Once considered second only to the presidency, the prospect of a seat in the Senate is now so unattractive that state secretaries are declining nomination. In Iowa, where Tom Harkin's (D-Iowa) retirement leaves a vacant seat, the lieutenant governor, agriculture secretary, secretary of state and two prominent congressmen all declined to seek the Republican nomination. Lt. Governor Kim Reynolds says, "At the federal level, it's so partisan, it's dysfunctional," said Kim Reynolds, Iowa's lieutenant governor. 

Many pragmatic politicians, motivated by policy rather than politics, are staying in state government. "When you are a governor, every day you can get things done," said Republican Gov. Dave Heineman of Nebraska, who declined to run for an easy Senate seat. "But you look at the U.S. Senate, you don't get the sense that people are willing to work together to do what's right for the country."

While not every race is running dry of candidates — Louisiana, Georgia, and New Jersey all have crowded primaries — the lack of prominent candidates in states like Kentucky, Nebraska, Montana, and Iowa is not surprising given that Senate retirements are at the highest levels on record, with 30 retirements since 2010. "In the old days, you'’d have to carry the Senate finance chair out on a stretcher," said Ed Rollins, a GOP strategist. "There's just not quite the enthusiasm I've seen in other years."

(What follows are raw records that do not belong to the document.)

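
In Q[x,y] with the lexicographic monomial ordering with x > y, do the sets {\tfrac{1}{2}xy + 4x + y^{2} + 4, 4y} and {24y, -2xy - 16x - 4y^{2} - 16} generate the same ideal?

Yes, the ideals are equal.

For a fixed monomial order, each ideal has a unique reduced Gröbner basis; comparing bases decides equality.
Buchberger on the first generating set:
f_1 = \tfrac{1}{2}xy + 4x + y^{2} + 4, LT = xy.
f_2 = 4y, LT = y.

S(f_1,f_2): lcm = xy. S = 8x + 2y^{2} + 8.
  leading term x: no divisor's leading term divides it; move 8x to the remainder.
  leading term y^{2}: subtract (\tfrac{1}{2}y)·f_2 from 2y^{2} + 8 → 8
  leading term 1: no divisor's leading term divides it; move 8 to the remainder.
  remainder 8x + 8 ≠ 0; add g_3 = 8x + 8 to the basis.

The other S-polynomials (S(f_1,g_3), S(f_2,g_3)) all reduce to 0 modulo the current basis, so we have a Gröbner basis.
Inter-reduce: drop elements whose leading term is divisible by another's, tail-reduce, and make monic.
Reduced Gröbner basis: {x + 1, y}.

Buchberger on the second generating set:
h_1 = 24y, LT = y.
h_2 = -2xy - 16x - 4y^{2} - 16, LT = xy.

S(h_1,h_2): lcm = xy. S = -8x - 2y^{2} - 8.
  leading term x: no divisor's leading term divides it; move -8x to the remainder.
  leading term y^{2}: subtract (-\tfrac{1}{12}y)·h_1 from -2y^{2} - 8 → -8
  leading term 1: no divisor's leading term divides it; move -8 to the remainder.
  remainder -8x - 8 ≠ 0; add k_3 = -8x - 8 to the basis.

The other S-polynomials (S(h_1,k_3), S(h_2,k_3)) all reduce to 0 modulo the current basis, so we have a Gröbner basis.
Inter-reduce: drop elements whose leading term is divisible by another's, tail-reduce, and make monic.
Reduced Gröbner basis: {x + 1, y}.

These coincide, so the ideals are equal.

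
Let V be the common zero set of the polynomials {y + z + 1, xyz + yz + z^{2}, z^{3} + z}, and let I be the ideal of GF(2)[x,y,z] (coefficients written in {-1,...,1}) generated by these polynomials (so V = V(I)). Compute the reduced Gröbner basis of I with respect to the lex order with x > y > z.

Buchberger's algorithm terminates because the ascending chain of leading-term ideals stabilizes.

f_1 = y + z + 1, LT = y.
f_2 = xyz + yz + z^{2}, LT = xyz.
f_3 = z^{3} + z, LT = z^{3}.

S(f_1,f_2): lcm = xyz. S = xz^{2} + xz + yz + z^{2}.
  leading term xz^{2}: no divisor's leading term divides it; move xz^{2} to the remainder.
  leading term xz: no divisor's leading term divides it; move xz to the remainder.
  leading term yz: subtract (z)·f_1 from yz + z^{2} → z
  leading term z: no divisor's leading term divides it; move z to the remainder.
  remainder xz^{2} + xz + z ≠ 0; add g_4 = xz^{2} + xz + z to the basis.

S(f_3,g_4): lcm = xz^{3}. S = xz^{2} + xz + z^{2}.
  leading term xz^{2}: subtract (1)·g_4 from xz^{2} + xz + z^{2} → z^{2} + z
  leading term z^{2}: no divisor's leading term divides it; move z^{2} to the remainder.
  leading term z: no divisor's leading term divides it; move z to the remainder.
  remainder z^{2} + z ≠ 0; add g_5 = z^{2} + z to the basis.

S(g_4,g_5): lcm = xz^{2}. S = z.
  leading term z: no divisor's leading term divides it; move z to the remainder.
  remainder z ≠ 0; add g_6 = z to the basis.

The other S-polynomials (S(f_1,f_3), S(f_2,f_3), S(f_1,g_4), S(f_2,g_4), S(f_1,g_5), S(f_2,g_5), S(f_3,g_5), S(f_1,g_6), S(f_2,g_6), S(f_3,g_6), S(g_4,g_6), S(g_5,g_6)) all reduce to 0 modulo the current basis, so we have a Gröbner basis.
Inter-reduce: drop elements whose leading term is divisible by another's, tail-reduce, and make monic.

G = {y + 1, z}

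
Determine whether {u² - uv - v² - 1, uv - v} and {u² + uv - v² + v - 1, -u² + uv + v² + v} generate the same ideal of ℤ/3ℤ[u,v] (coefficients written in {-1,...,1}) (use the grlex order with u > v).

No, the ideals differ.

Since reduced Gröbner bases are canonical representatives of ideals under a given ordering, it suffices to compute and compare them.
Buchberger on the first generating set:
f_1 = u² - uv - v² - 1, LT = u².
f_2 = uv - v, LT = uv.

S(f_1,f_2): lcm = u²v. S = -uv² - v³ + uv - v.
  leading term uv²: subtract (-v)·f_2 from -uv² - v³ + uv - v → -v³ + uv - v² - v
  leading term v³: no divisor's leading term divides it; move -v³ to the remainder.
  leading term uv: subtract (1)·f_2 from uv - v² - v → -v²
  leading term v²: no divisor's leading term divides it; move -v² to the remainder.
  remainder -v³ - v² ≠ 0; add g_3 = -v³ - v² to the basis.

The other S-polynomials (S(f_1,g_3), S(f_2,g_3)) all reduce to 0 modulo the current basis, so we have a Gröbner basis.
Inter-reduce: drop elements whose leading term is divisible by another's, tail-reduce, and make monic.
Reduced Gröbner basis: {v³ + v², u² - v² - v - 1, uv - v}.

Buchberger on the second generating set:
h_1 = u² + uv - v² + v - 1, LT = u².
h_2 = -u² + uv + v² + v, LT = u².

S(h_1,h_2): lcm = u². S = -uv - v - 1.
  leading term uv: no divisor's leading term divides it; move -uv to the remainder.
  leading term v: no divisor's leading term divides it; move -v to the remainder.
  leading term 1: no divisor's leading term divides it; move -1 to the remainder.
  remainder -uv - v - 1 ≠ 0; add k_3 = -uv - v - 1 to the basis.

S(h_1,k_3): lcm = u²v. S = uv² - v³ - uv + v² - u - v.
  leading term uv²: subtract (-v)·k_3 from uv² - v³ - uv + v² - u - v → -v³ - uv - u + v
  leading term v³: no divisor's leading term divides it; move -v³ to the remainder.
  leading term uv: subtract (1)·k_3 from -uv - u + v → -u - v + 1
  leading term u: no divisor's leading term divides it; move -u to the remainder.
  leading term v: no divisor's leading term divides it; move -v to the remainder.
  leading term 1: no divisor's leading term divides it; move 1 to the remainder.
  remainder -v³ - u - v + 1 ≠ 0; add k_4 = -v³ - u - v + 1 to the basis.

The other S-polynomials (S(h_2,k_3), S(h_1,k_4), S(h_2,k_4), S(k_3,k_4)) all reduce to 0 modulo the current basis, so we have a Gröbner basis.
Inter-reduce: drop elements whose leading term is divisible by another's, tail-reduce, and make monic.
Reduced Gröbner basis: {v³ + u + v - 1, u² - v² + 1, uv + v + 1}.

Since the reduced bases disagree, the two ideals are not the same.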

And why should senators and perspective candidates be enthusiastic about a legislature that spends more time campaigning and fighting off super PACs and special interests than legislating? The last time the last time a major new piece of policy legislation passed the U.S. Senate was the Dodd-Frank financial-reform bill on July 15, 2010, almost three years ago.

By July 4, the Senate is expected to vote on an immigration overhaul bill, a move that, after the dismal failure of gun control legislation in April, could at least give the impression of functionality. But even with immigration 2016 politics seems more important than legislative substance. Sen. Lindsey Graham (R-S.C.) said those Republicans trying to block the bill will all but guarantee a Democratic win in 2016.

If the Senate wants to regain America's respect, it should recall its duty to legislate. Only a functioning and effective body will attract the quality legislators Congress needs to surpass the obstacles we are facing. Otherwise, it would seem, Congress will continue down the spiral of legislative irrelevance.